Exploring opportunities in Africa
Last year, CIP scientists expanded their activities and began constructing remote sensing tools to study potato and sweet potato cropping areas in Africa.
Many farmers in Africa, as in Peru, grow their crops on small plots and marginal lands, oftentimes growing more than one crop at a time. This diversity complicates assessments of agricultural activities, and one goal of introducing drones is to provide decision makers with more precise information.
To illustrate the potential for remote sensing with drones, the team conducted a case study in Kumi District in Uganda.
“By looking at satellite images of very high resolution, we discovered that the government’s statistics underestimated the area planted with sweet potato by around 50%,” explains Project Leader Roberto Quiroz from CIP. The misestimation is understandable because a lot of the plots are nearby roads or mixed in with other land uses.
However, high quality satellite images of landscapes may not always be available.
“Then you ask yourself, why do you need drones if you can do the same thing with satellite images? Well, we tried making similar assessments of potato crops in Kabale District in Uganda and in Ethiopia. We could not get a single image throughout the growing season due to clouds – and that’s where drones make a difference,” argues Quiroz.
In addition, acquiring satellite imagery is much more costly than the use of drones.
The CIP team is working to create opportunities for stakeholders, such as government institutions, to use remote sensing as a monitoring tool that can help forecast yields and refine agricultural statistics. Already, CIP collaborates with ministries of agriculture and bureaus of statistics in Tanzania and Uganda, is negotiating with similar institutions in Rwanda, and has launched a community of practice that includes stakeholders from all sectors.

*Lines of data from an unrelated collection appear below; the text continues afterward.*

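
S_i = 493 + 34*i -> [493, 527, 561, 595, 629]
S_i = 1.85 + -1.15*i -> [1.85, 0.7, -0.45, -1.6, -2.75]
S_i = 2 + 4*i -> [2, 6, 10, 14, 18]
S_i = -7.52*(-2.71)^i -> [-7.52, 20.38, -55.23, 149.67, -405.6]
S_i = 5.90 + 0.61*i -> [5.9, 6.51, 7.12, 7.73, 8.34]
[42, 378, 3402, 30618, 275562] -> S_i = 42*9^i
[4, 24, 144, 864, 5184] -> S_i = 4*6^i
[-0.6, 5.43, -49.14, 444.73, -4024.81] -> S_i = -0.60*(-9.05)^i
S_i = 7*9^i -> [7, 63, 567, 5103, 45927]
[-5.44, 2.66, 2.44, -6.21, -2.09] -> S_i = Random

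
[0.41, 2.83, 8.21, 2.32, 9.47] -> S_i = Random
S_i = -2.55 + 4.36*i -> [-2.55, 1.81, 6.17, 10.53, 14.89]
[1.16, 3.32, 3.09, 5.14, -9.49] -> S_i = Random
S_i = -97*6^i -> [-97, -582, -3492, -20952, -125712]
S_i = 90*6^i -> [90, 540, 3240, 19440, 116640]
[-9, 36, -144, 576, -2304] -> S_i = -9*-4^i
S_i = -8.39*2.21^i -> [-8.39, -18.54, -40.98, -90.56, -200.14]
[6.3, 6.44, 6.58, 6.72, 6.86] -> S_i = 6.30 + 0.14*i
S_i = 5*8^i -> [5, 40, 320, 2560, 20480]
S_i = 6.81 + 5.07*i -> [6.81, 11.88, 16.95, 22.02, 27.09]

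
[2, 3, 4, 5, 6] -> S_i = 2 + 1*i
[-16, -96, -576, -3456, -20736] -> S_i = -16*6^i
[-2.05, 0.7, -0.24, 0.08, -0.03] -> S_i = -2.05*(-0.34)^i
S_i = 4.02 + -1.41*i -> [4.02, 2.61, 1.2, -0.21, -1.62]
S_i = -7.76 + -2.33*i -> [-7.76, -10.09, -12.42, -14.75, -17.08]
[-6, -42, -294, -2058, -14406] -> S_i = -6*7^i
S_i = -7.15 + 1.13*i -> [-7.15, -6.02, -4.89, -3.76, -2.63]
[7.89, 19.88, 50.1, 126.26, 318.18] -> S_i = 7.89*2.52^i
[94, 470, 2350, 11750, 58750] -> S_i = 94*5^i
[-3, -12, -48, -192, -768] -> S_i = -3*4^i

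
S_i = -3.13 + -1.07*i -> [-3.13, -4.2, -5.27, -6.34, -7.41]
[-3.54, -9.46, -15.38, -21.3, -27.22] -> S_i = -3.54 + -5.92*i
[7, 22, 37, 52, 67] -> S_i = 7 + 15*i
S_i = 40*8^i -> [40, 320, 2560, 20480, 163840]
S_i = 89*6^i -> [89, 534, 3204, 19224, 115344]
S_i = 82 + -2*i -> [82, 80, 78, 76, 74]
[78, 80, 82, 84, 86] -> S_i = 78 + 2*i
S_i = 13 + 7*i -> [13, 20, 27, 34, 41]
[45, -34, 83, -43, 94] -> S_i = Random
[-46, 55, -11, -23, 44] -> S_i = Random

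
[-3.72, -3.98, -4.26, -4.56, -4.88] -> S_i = -3.72*1.07^i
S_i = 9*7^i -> [9, 63, 441, 3087, 21609]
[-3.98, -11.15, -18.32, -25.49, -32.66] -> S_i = -3.98 + -7.17*i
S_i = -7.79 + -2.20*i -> [-7.79, -9.99, -12.19, -14.39, -16.59]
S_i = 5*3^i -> [5, 15, 45, 135, 405]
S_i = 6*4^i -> [6, 24, 96, 384, 1536]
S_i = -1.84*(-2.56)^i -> [-1.84, 4.71, -12.06, 30.87, -79.03]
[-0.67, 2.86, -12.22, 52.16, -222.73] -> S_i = -0.67*(-4.27)^i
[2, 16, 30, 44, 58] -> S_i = 2 + 14*i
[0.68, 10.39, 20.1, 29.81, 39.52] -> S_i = 0.68 + 9.71*i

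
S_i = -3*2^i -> [-3, -6, -12, -24, -48]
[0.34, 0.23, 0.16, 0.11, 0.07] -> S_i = 0.34*0.68^i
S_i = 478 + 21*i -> [478, 499, 520, 541, 562]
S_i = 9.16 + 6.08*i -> [9.16, 15.24, 21.32, 27.4, 33.48]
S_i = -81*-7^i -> [-81, 567, -3969, 27783, -194481]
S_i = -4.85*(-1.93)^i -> [-4.85, 9.36, -18.07, 34.87, -67.29]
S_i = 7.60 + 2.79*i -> [7.6, 10.39, 13.18, 15.97, 18.76]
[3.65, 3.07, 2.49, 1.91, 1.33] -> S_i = 3.65 + -0.58*i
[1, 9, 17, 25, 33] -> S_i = 1 + 8*i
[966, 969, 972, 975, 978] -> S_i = 966 + 3*i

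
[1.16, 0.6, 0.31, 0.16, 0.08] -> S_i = 1.16*0.52^i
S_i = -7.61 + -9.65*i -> [-7.61, -17.26, -26.91, -36.56, -46.21]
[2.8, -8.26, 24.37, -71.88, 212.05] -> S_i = 2.80*(-2.95)^i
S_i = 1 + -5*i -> [1, -4, -9, -14, -19]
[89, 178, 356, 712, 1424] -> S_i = 89*2^i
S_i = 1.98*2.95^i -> [1.98, 5.84, 17.23, 50.83, 149.95]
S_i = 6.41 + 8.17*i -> [6.41, 14.58, 22.75, 30.92, 39.09]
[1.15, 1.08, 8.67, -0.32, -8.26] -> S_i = Random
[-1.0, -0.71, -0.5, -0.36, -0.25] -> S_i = -1.00*0.71^i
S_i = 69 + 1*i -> [69, 70, 71, 72, 73]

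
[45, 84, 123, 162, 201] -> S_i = 45 + 39*i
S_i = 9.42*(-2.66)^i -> [9.42, -25.06, 66.65, -177.29, 471.6]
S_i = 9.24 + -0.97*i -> [9.24, 8.27, 7.3, 6.33, 5.36]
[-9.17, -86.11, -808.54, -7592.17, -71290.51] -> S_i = -9.17*9.39^i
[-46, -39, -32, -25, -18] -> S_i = -46 + 7*i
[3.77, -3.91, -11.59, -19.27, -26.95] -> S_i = 3.77 + -7.68*i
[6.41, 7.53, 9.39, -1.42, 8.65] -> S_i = Random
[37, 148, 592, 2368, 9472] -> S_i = 37*4^i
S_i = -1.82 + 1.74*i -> [-1.82, -0.08, 1.66, 3.4, 5.14]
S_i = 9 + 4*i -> [9, 13, 17, 21, 25]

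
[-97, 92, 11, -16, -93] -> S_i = Random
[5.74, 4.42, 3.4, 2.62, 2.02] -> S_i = 5.74*0.77^i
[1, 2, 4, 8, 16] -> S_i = 1*2^i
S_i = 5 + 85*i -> [5, 90, 175, 260, 345]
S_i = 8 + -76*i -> [8, -68, -144, -220, -296]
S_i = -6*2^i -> [-6, -12, -24, -48, -96]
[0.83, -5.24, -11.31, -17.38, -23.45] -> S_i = 0.83 + -6.07*i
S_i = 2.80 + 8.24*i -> [2.8, 11.04, 19.28, 27.52, 35.76]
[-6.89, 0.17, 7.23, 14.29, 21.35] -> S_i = -6.89 + 7.06*i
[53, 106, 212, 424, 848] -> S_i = 53*2^i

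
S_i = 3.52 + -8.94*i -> [3.52, -5.42, -14.36, -23.3, -32.24]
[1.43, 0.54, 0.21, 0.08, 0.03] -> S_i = 1.43*0.38^i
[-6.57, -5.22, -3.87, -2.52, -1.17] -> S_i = -6.57 + 1.35*i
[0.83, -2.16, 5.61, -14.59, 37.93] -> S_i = 0.83*(-2.60)^i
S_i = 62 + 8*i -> [62, 70, 78, 86, 94]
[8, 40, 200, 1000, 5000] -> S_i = 8*5^i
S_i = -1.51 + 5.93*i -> [-1.51, 4.42, 10.35, 16.28, 22.21]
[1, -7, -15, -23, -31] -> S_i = 1 + -8*i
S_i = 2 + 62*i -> [2, 64, 126, 188, 250]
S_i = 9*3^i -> [9, 27, 81, 243, 729]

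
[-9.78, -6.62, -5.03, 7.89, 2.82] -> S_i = Random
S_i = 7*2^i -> [7, 14, 28, 56, 112]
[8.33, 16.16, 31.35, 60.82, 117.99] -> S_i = 8.33*1.94^i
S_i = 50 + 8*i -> [50, 58, 66, 74, 82]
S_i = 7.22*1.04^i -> [7.22, 7.51, 7.81, 8.12, 8.45]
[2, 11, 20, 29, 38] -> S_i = 2 + 9*i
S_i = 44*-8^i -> [44, -352, 2816, -22528, 180224]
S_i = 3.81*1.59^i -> [3.81, 6.06, 9.63, 15.31, 24.35]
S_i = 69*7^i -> [69, 483, 3381, 23667, 165669]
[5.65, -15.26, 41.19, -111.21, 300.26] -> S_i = 5.65*(-2.70)^i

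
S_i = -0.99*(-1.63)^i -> [-0.99, 1.61, -2.63, 4.29, -6.99]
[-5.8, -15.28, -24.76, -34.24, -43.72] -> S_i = -5.80 + -9.48*i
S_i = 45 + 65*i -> [45, 110, 175, 240, 305]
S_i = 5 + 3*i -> [5, 8, 11, 14, 17]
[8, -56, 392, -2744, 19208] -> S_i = 8*-7^i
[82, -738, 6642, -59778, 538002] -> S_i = 82*-9^i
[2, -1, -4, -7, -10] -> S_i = 2 + -3*i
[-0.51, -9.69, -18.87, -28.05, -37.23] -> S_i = -0.51 + -9.18*i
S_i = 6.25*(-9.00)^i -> [6.25, -56.25, 506.25, -4556.25, 41006.25]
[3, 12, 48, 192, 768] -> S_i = 3*4^i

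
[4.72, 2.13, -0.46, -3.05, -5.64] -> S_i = 4.72 + -2.59*i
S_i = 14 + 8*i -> [14, 22, 30, 38, 46]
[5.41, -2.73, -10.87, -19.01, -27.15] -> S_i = 5.41 + -8.14*i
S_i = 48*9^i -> [48, 432, 3888, 34992, 314928]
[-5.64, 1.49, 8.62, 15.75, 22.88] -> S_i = -5.64 + 7.13*i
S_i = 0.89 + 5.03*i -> [0.89, 5.92, 10.95, 15.98, 21.01]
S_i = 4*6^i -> [4, 24, 144, 864, 5184]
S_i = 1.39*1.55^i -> [1.39, 2.15, 3.34, 5.18, 8.02]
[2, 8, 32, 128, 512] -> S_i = 2*4^i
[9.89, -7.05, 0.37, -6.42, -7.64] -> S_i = Random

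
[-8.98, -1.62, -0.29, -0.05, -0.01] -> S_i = -8.98*0.18^i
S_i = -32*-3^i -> [-32, 96, -288, 864, -2592]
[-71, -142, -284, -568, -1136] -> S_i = -71*2^i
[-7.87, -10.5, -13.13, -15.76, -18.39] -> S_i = -7.87 + -2.63*i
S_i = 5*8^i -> [5, 40, 320, 2560, 20480]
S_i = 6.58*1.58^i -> [6.58, 10.4, 16.43, 25.95, 41.01]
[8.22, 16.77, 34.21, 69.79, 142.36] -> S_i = 8.22*2.04^i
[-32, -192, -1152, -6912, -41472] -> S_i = -32*6^i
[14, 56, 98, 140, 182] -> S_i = 14 + 42*i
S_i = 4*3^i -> [4, 12, 36, 108, 324]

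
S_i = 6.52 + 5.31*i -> [6.52, 11.83, 17.14, 22.45, 27.76]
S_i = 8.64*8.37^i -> [8.64, 72.32, 605.29, 5066.29, 42404.85]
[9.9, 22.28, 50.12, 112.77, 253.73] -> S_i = 9.90*2.25^i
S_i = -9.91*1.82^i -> [-9.91, -18.04, -32.83, -59.74, -108.73]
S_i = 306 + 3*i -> [306, 309, 312, 315, 318]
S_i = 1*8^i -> [1, 8, 64, 512, 4096]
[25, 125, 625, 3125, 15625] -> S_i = 25*5^i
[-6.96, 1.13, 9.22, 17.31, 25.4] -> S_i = -6.96 + 8.09*i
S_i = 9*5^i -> [9, 45, 225, 1125, 5625]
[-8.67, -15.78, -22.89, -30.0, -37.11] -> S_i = -8.67 + -7.11*i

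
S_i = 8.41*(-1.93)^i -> [8.41, -16.23, 31.33, -60.46, 116.69]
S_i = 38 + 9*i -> [38, 47, 56, 65, 74]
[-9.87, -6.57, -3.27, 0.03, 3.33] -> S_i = -9.87 + 3.30*i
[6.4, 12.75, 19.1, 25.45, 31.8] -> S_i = 6.40 + 6.35*i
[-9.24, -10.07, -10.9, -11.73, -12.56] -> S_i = -9.24 + -0.83*i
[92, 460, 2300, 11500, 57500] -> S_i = 92*5^i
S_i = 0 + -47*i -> [0, -47, -94, -141, -188]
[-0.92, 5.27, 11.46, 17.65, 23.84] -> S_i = -0.92 + 6.19*i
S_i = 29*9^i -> [29, 261, 2349, 21141, 190269]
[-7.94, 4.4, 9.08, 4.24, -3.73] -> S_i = Random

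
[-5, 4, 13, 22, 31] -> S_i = -5 + 9*i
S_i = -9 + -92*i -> [-9, -101, -193, -285, -377]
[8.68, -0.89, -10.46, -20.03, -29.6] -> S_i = 8.68 + -9.57*i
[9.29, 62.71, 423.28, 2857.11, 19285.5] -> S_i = 9.29*6.75^i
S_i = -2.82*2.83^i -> [-2.82, -7.98, -22.59, -63.92, -180.88]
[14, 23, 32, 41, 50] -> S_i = 14 + 9*i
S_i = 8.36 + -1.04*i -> [8.36, 7.32, 6.28, 5.24, 4.2]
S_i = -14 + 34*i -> [-14, 20, 54, 88, 122]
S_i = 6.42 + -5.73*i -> [6.42, 0.69, -5.04, -10.77, -16.5]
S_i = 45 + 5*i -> [45, 50, 55, 60, 65]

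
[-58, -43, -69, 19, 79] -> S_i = Random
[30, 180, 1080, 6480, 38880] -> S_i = 30*6^i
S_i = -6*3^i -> [-6, -18, -54, -162, -486]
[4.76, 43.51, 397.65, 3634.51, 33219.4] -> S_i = 4.76*9.14^i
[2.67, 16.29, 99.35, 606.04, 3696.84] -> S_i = 2.67*6.10^i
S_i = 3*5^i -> [3, 15, 75, 375, 1875]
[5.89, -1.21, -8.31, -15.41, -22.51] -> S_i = 5.89 + -7.10*i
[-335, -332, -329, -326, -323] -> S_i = -335 + 3*i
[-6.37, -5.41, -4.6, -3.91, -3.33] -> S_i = -6.37*0.85^i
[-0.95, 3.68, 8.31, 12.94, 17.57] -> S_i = -0.95 + 4.63*i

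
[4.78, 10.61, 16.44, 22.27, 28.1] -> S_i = 4.78 + 5.83*i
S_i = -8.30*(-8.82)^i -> [-8.3, 73.21, -645.68, 5694.87, -50228.76]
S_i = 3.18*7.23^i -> [3.18, 22.99, 166.23, 1201.83, 8689.21]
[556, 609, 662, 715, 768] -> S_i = 556 + 53*i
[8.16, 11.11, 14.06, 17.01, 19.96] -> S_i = 8.16 + 2.95*i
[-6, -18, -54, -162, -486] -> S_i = -6*3^i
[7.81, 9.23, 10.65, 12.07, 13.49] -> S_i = 7.81 + 1.42*i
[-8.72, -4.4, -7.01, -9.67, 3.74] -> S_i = Random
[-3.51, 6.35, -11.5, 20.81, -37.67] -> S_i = -3.51*(-1.81)^i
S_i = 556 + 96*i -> [556, 652, 748, 844, 940]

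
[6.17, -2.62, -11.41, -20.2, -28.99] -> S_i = 6.17 + -8.79*i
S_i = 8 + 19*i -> [8, 27, 46, 65, 84]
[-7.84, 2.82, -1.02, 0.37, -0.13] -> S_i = -7.84*(-0.36)^i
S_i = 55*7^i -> [55, 385, 2695, 18865, 132055]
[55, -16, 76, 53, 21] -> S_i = Random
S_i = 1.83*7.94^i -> [1.83, 14.53, 115.37, 916.04, 7273.33]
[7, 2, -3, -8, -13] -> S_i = 7 + -5*i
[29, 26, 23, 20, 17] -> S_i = 29 + -3*i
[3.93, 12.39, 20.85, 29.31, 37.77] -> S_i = 3.93 + 8.46*i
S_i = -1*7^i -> [-1, -7, -49, -343, -2401]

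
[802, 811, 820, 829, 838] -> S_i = 802 + 9*i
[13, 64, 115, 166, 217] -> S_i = 13 + 51*i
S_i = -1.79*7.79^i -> [-1.79, -13.94, -108.62, -846.19, -6591.78]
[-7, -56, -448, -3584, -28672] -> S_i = -7*8^i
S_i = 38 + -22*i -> [38, 16, -6, -28, -50]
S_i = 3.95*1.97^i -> [3.95, 7.78, 15.33, 30.2, 59.49]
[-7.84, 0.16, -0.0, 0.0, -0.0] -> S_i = -7.84*(-0.02)^i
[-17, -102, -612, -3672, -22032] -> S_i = -17*6^i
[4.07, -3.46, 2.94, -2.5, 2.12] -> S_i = 4.07*(-0.85)^i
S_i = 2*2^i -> [2, 4, 8, 16, 32]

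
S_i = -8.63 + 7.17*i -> [-8.63, -1.46, 5.71, 12.88, 20.05]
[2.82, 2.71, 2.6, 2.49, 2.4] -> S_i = 2.82*0.96^i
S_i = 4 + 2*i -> [4, 6, 8, 10, 12]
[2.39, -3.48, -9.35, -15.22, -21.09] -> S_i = 2.39 + -5.87*i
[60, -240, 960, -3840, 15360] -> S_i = 60*-4^i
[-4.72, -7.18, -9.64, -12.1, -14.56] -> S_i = -4.72 + -2.46*i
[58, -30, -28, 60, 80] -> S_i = Random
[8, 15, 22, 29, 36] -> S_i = 8 + 7*i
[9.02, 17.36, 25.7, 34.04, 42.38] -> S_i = 9.02 + 8.34*i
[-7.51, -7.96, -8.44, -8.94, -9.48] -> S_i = -7.51*1.06^i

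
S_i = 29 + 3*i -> [29, 32, 35, 38, 41]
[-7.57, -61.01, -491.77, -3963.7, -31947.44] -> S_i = -7.57*8.06^i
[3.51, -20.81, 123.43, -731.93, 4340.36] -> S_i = 3.51*(-5.93)^i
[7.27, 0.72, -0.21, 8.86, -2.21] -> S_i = Random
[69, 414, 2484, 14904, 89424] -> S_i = 69*6^i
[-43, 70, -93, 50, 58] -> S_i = Random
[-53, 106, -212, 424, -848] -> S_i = -53*-2^i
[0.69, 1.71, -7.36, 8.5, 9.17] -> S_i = Random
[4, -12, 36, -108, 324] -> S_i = 4*-3^i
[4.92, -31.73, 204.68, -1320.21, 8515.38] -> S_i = 4.92*(-6.45)^i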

Quiroz describes, “For example, we are working with the University of Nairobi to potentially build consultancy teams that can provide remote sensing services in neighboring countries – while at the same time creating jobs for young professionals.”
Potential for use in developing countries everywhere
The drone team at CIP has been breaking new ground with its research on using drones for remote sensing, and researchers around the world seem interested in applying the technology.
Already, one PhD student from Panama is writing his thesis using this technology, and next year, the Institute of Agricultural Resources and Regional Planning of the Chinese Academy of Agricultural Sciences will send two students to CIP to explore the potential for using drones in agricultural research in China.